Monday, Oct. 03, 1983
BORN. To Debby Boone, 27, wholesome pop singer and daughter of Pat Boone, who recorded a 1977 hit single of You Light Up My Life, but has not lit up the charts since, and Gabriel Ferrer, 26, her manager, son of Actor Jose Ferrer and Singer Rosemary Clooney: twin girls; in Hollywood.
ENGAGED. Mary Tyler Moore, 45, vibrant television and film actress (The Mary Tyler Moore Show, Ordinary People); and Dr. Robert Levine, 31, Manhattan cardiologist. The wedding, planned for around Thanksgiving, will be her third, his first.
DIED. Qiao Guanhua, 70, Foreign Minister of the People's Republic of China from 1974-76 who played a crucial role in improving his country's relations with the U.S. before he was dismissed from office for his alleged connections with the purged radical faction, the Gang of Four; of lung cancer; in Peking. A worldly, seasoned diplomat and close ally of the late Premier Chou Enlai, Guanhua, was known for his wide-ranging intelligence and acerbic wit. Because of his ties with Mao Tse-tung's widow, Gang of Four Leader Jiang Qing, Guanhua became one of the highest-ranking officials sidelined by the new government of pragmatists that rose to power after Mao's death in 1976.
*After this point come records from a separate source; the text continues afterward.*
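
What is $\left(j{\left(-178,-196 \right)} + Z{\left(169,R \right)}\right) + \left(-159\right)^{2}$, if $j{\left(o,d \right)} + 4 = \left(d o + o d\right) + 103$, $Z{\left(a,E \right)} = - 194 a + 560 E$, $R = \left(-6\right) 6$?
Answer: $42210$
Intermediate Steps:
$R = -36$
$j{\left(o,d \right)} = 99 + 2 d o$ ($j{\left(o,d \right)} = -4 + \left(\left(d o + o d\right) + 103\right) = -4 + \left(\left(d o + d o\right) + 103\right) = -4 + \left(2 d o + 103\right) = -4 + \left(103 + 2 d o\right) = 99 + 2 d o$)
$\left(j{\left(-178,-196 \right)} + Z{\left(169,R \right)}\right) + \left(-159\right)^{2} = \left(\left(99 + 2 \left(-196\right) \left(-178\right)\right) + \left(\left(-194\right) 169 + 560 \left(-36\right)\right)\right) + \left(-159\right)^{2} = \left(\left(99 + 69776\right) - 52946\right) + 25281 = \left(69875 - 52946\right) + 25281 = 16929 + 25281 = 42210$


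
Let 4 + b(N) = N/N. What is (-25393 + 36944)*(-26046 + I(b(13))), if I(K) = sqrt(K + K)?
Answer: -300857346 + 11551*I*sqrt(6) ≈ -3.0086e+8 + 28294.0*I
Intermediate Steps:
b(N) = -3 (b(N) = -4 + N/N = -4 + 1 = -3)
I(K) = sqrt(2)*sqrt(K) (I(K) = sqrt(2*K) = sqrt(2)*sqrt(K))
(-25393 + 36944)*(-26046 + I(b(13))) = (-25393 + 36944)*(-26046 + sqrt(2)*sqrt(-3)) = 11551*(-26046 + sqrt(2)*(I*sqrt(3))) = 11551*(-26046 + I*sqrt(6)) = -300857346 + 11551*I*sqrt(6)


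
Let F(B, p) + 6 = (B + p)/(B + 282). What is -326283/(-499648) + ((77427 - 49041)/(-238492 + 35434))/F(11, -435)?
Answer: 4131185115857/6149453235008 ≈ 0.67180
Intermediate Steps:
F(B, p) = -6 + (B + p)/(282 + B) (F(B, p) = -6 + (B + p)/(B + 282) = -6 + (B + p)/(282 + B))
-326283/(-499648) + ((77427 - 49041)/(-238492 + 35434))/F(11, -435) = -326283/(-499648) + ((77427 - 49041)/(-238492 + 35434))/(((-1692 - 435 - 5*11)/(282 + 11))) = -326283*(-1/499648) + (28386/(-203058))/(((-1692 - 435 - 55)/293)) = 326283/499648 + (28386*(-1/203058))/(((1/293)*(-2182))) = 326283/499648 - 1577/(11281*(-2182/293)) = 326283/499648 - 1577/11281*(-293/2182) = 326283/499648 + 462061/24615142 = 4131185115857/6149453235008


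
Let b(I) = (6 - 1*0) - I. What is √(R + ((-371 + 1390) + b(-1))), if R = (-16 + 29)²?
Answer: √1195 ≈ 34.569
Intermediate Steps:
b(I) = 6 - I (b(I) = (6 + 0) - I = 6 - I)
R = 169 (R = 13² = 169)
√(R + ((-371 + 1390) + b(-1))) = √(169 + ((-371 + 1390) + (6 - 1*(-1)))) = √(169 + (1019 + (6 + 1))) = √(169 + (1019 + 7)) = √(169 + 1026) = √1195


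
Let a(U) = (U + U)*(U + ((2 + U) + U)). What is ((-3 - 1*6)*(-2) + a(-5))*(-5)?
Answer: -740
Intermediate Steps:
a(U) = 2*U*(2 + 3*U) (a(U) = (2*U)*(U + (2 + 2*U)) = (2*U)*(2 + 3*U) = 2*U*(2 + 3*U))
((-3 - 1*6)*(-2) + a(-5))*(-5) = ((-3 - 1*6)*(-2) + 2*(-5)*(2 + 3*(-5)))*(-5) = ((-3 - 6)*(-2) + 2*(-5)*(2 - 15))*(-5) = (-9*(-2) + 2*(-5)*(-13))*(-5) = (18 + 130)*(-5) = 148*(-5) = -740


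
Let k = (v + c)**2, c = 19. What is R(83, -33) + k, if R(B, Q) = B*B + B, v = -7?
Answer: 7116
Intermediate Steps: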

DIED. Charles Gombault, 76, impassioned French journalist who, as cofounder, publisher and editor in chief of the mass-circulation afternoon newspaper France-Soir, challenged his country's tradition of partisan reportage by encouraging new standards of objective news coverage; following open-heart surgery; in Paris. Gombault, who was associated with many publications during his career, co-founded France-Soir in 1945, modeling the daily after American newspapers. "A journalist must remain a witness," he taught young reporters, "and resist the temptation to be at the same time an actor."
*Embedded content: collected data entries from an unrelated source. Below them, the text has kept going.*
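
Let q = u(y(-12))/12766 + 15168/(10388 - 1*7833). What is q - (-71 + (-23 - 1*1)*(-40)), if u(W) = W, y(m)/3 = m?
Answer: -14401542931/16308565 ≈ -883.07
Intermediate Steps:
y(m) = 3*m
q = 96771354/16308565 (q = (3*(-12))/12766 + 15168/(10388 - 1*7833) = -36*1/12766 + 15168/(10388 - 7833) = -18/6383 + 15168/2555 = 96771354/16308565 ≈ 5.9338)
q - (-71 + (-23 - 1*1)*(-40)) = 96771354/16308565 - (-71 + (-23 - 1*1)*(-40)) = 96771354/16308565 - (-71 + (-23 - 1)*(-40)) = 96771354/16308565 - (-71 - 24*(-40)) = 96771354/16308565 - (-71 + 960) = 96771354/16308565 - 1*889 = 96771354/16308565 - 889 = -14401542931/16308565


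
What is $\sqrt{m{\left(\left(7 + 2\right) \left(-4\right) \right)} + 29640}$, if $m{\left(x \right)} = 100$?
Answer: $2 \sqrt{7435} \approx 172.45$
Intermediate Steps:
$\sqrt{m{\left(\left(7 + 2\right) \left(-4\right) \right)} + 29640} = \sqrt{100 + 29640} = \sqrt{29740} = 2 \sqrt{7435}$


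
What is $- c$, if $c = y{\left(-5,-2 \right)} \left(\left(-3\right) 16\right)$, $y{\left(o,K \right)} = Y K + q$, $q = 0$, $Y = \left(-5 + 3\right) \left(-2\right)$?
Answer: $-384$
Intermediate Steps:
$Y = 4$ ($Y = \left(-2\right) \left(-2\right) = 4$)
$y{\left(o,K \right)} = 4 K$ ($y{\left(o,K \right)} = 4 K + 0 = 4 K$)
$c = 384$ ($c = 4 \left(-2\right) \left(\left(-3\right) 16\right) = \left(-8\right) \left(-48\right) = 384$)
$- c = \left(-1\right) 384 = -384$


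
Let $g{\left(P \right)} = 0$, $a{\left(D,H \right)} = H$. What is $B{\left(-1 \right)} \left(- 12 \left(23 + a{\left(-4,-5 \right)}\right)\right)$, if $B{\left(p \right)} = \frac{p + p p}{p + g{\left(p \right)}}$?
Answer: $0$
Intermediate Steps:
$B{\left(p \right)} = \frac{p + p^{2}}{p}$ ($B{\left(p \right)} = \frac{p + p p}{p + 0} = \frac{p + p^{2}}{p}$)
$B{\left(-1 \right)} \left(- 12 \left(23 + a{\left(-4,-5 \right)}\right)\right) = \left(1 - 1\right) \left(- 12 \left(23 - 5\right)\right) = 0 \left(\left(-12\right) 18\right) = 0 \left(-216\right) = 0$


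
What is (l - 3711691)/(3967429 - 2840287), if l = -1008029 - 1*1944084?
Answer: -1110634/187857 ≈ -5.9121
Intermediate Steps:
l = -2952113 (l = -1008029 - 1944084 = -2952113)
(l - 3711691)/(3967429 - 2840287) = (-2952113 - 3711691)/(3967429 - 2840287) = -6663804/1127142 = -6663804*1/1127142 = -1110634/187857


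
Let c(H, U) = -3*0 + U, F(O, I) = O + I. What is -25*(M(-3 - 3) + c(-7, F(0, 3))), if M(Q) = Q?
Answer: 75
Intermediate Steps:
F(O, I) = I + O
c(H, U) = U (c(H, U) = 0 + U = U)
-25*(M(-3 - 3) + c(-7, F(0, 3))) = -25*((-3 - 3) + (3 + 0)) = -25*(-6 + 3) = -25*(-3) = 75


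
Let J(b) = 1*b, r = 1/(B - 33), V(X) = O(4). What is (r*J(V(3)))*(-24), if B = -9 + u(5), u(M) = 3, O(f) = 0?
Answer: 0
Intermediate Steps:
V(X) = 0
B = -6 (B = -9 + 3 = -6)
r = -1/39 (r = 1/(-6 - 33) = 1/(-39) = -1/39 ≈ -0.025641)
J(b) = b
(r*J(V(3)))*(-24) = -1/39*0*(-24) = 0*(-24) = 0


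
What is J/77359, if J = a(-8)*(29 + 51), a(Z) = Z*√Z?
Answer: -1280*I*√2/77359 ≈ -0.0234*I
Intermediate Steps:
a(Z) = Z^(3/2)
J = -1280*I*√2 (J = (-8)^(3/2)*(29 + 51) = -16*I*√2*80 = -1280*I*√2 ≈ -1810.2*I)
J/77359 = -1280*I*√2/77359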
DIED. John Upton, 84, obstetrician-gynecologist whose interest in transfusions led him in 1940 to design a portable transfusion kit used by the military during World War II to treat thousands of U.S. and British wounded, and in 1941 to co-found the first U.S. nonprofit community blood bank, the Irwin Memorial, which served as a central supplier of blood and plasma to all hospitals in San Francisco; of a heart attack; in San Francisco.
DIED. LeRoy Prinz, 88, movie choreographer who staged athletic, high-kicking dance routines in such classics as Yankee Doodle Dandy and South Pacific; in Hollywood. A renowned raconteur who often told of his youthful adventures as a soldier in the French Foreign Legion and as entertainment coordinator for Al Capone's nightclubs, Prinz once declared: "The public thinks that a dancing master is a flighty individual with a handkerchief in his sleeve and a set of taps on his shoes. I'd rather you called me Butch."